Ketika saya masih sekolah dasar (SD), guru olahraga kami sering membawa muridnya ke lapangan depan Keraton Kasepuhan. Dulu, ruang terbuka itu belum populer dengan sebutan Sangkala Buana. Baru setelah direvitalisasi oleh Gubernur Jawa Barat Ridwan Kamil tahun 2022, warga familiar sesuai penamaan aslinya sejak abad ke-15: Alun-alun Sangkala Buana.

Peremajaan Alun-alun Sangkala Buana menghilangkan pagar besi yang mengelilinginya. Permukaan tanahnya kini dipasangi paving blok, sehingga tak lagi becek kala hujan. Secara tampilan lebih enak dipandang. Pengendara yang lewat, pasti ingin mampir walau sejenak. Sekadar jalan berkeliling atau duduk di bangku taman, sambil mencoba aneka jajanan yang berderet.

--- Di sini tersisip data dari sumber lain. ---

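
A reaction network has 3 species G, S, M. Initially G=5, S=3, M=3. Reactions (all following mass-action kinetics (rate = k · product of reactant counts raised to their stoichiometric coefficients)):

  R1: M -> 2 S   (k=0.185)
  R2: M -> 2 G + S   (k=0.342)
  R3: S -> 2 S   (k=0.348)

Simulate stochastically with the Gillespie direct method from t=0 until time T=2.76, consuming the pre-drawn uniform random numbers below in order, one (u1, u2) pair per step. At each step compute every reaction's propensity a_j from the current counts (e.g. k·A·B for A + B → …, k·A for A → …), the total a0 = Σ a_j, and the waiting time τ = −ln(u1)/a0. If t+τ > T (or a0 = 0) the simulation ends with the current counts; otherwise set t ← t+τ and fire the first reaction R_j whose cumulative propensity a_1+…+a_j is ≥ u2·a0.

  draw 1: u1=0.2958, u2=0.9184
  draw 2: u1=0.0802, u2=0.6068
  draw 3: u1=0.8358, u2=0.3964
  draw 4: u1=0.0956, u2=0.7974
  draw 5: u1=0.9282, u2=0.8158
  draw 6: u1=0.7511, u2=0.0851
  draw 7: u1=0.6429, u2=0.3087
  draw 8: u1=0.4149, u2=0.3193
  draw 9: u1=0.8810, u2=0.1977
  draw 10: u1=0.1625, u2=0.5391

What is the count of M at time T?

t=0.000: G=5 S=3 M=3
Draw 1: a1=0.555, a2=1.026, a3=1.044, a0=2.625; τ=−ln(0.2958)/2.625=0.464 → t=0.464; u2·a0=0.9184·2.625=2.411; a1+a2=1.581 < 2.411 ≤ a1+…+a3=2.625 → R3 fires; G=5 S=4 M=3
Draw 2: a1=0.555, a2=1.026, a3=1.392, a0=2.973; τ=−ln(0.0802)/2.973=0.849 → t=1.313; u2·a0=0.6068·2.973=1.804; a1+a2=1.581 < 1.804 ≤ a1+…+a3=2.973 → R3 fires; G=5 S=5 M=3
Draw 3: a1=0.555, a2=1.026, a3=1.740, a0=3.321; τ=−ln(0.8358)/3.321=0.054 → t=1.367; u2·a0=0.3964·3.321=1.316; a1=0.555 < 1.316 ≤ a1+a2=1.581 → R2 fires; G=7 S=6 M=2
Draw 4: a1=0.370, a2=0.684, a3=2.088, a0=3.142; τ=−ln(0.0956)/3.142=0.747 → t=2.114; u2·a0=0.7974·3.142=2.505; a1+a2=1.054 < 2.505 ≤ a1+…+a3=3.142 → R3 fires; G=7 S=7 M=2
Draw 5: a1=0.370, a2=0.684, a3=2.436, a0=3.490; τ=−ln(0.9282)/3.490=0.021 → t=2.135; u2·a0=0.8158·3.490=2.847; a1+a2=1.054 < 2.847 ≤ a1+…+a3=3.490 → R3 fires; G=7 S=8 M=2
Draw 6: a1=0.370, a2=0.684, a3=2.784, a0=3.838; τ=−ln(0.7511)/3.838=0.075 → t=2.210; u2·a0=0.0851·3.838=0.327 ≤ a1=0.370 → R1 fires; G=7 S=10 M=1
Draw 7: a1=0.185, a2=0.342, a3=3.480, a0=4.007; τ=−ln(0.6429)/4.007=0.110 → t=2.320; u2·a0=0.3087·4.007=1.237; a1+a2=0.527 < 1.237 ≤ a1+…+a3=4.007 → R3 fires; G=7 S=11 M=1
Draw 8: a1=0.185, a2=0.342, a3=3.828, a0=4.355; τ=−ln(0.4149)/4.355=0.202 → t=2.522; u2·a0=0.3193·4.355=1.391; a1+a2=0.527 < 1.391 ≤ a1+…+a3=4.355 → R3 fires; G=7 S=12 M=1
Draw 9: a1=0.185, a2=0.342, a3=4.176, a0=4.703; τ=−ln(0.8810)/4.703=0.027 → t=2.549; u2·a0=0.1977·4.703=0.930; a1+a2=0.527 < 0.930 ≤ a1+…+a3=4.703 → R3 fires; G=7 S=13 M=1
Draw 10: a1=0.185, a2=0.342, a3=4.524, a0=5.051; τ=−ln(0.1625)/5.051=0.360 → t=2.909 > T=2.76: stop.
Read off M at T=2.76: 1

M at T = 1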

Jumat pagi (3/1/2025), saya biarkan dua bocah perempuan masuk arena mandi bola. Tempatnya di sudut lapangan di bawah rindang pepohonan. Tiket untuk satu anak Rp10.000, bebas main sepuasnya. Termasuk di dalamnya ada ayunan, perosotan, rumah-rumahan, motor dan mobil mini.

Sirkuit hot wheels yang bisa dilintasi motor kecil, menggoda Una (5) dan Alma (3) untuk menjajalnya. Mereka naik bergantian dan kemudian tertawa begitu merasakan sensasi motor mini melaju kencang menuruni ujung sirkuit. Di satu momen, setelah mencoba kesekian kali, motor yang ditumpangi Una tergelincir keluar sirkuit dan membuat pengendaranya terguling. Eh, bukannya menangis, dia melonjak kegirangan. Ketawa-ketiwi. Senang bukan kepalang.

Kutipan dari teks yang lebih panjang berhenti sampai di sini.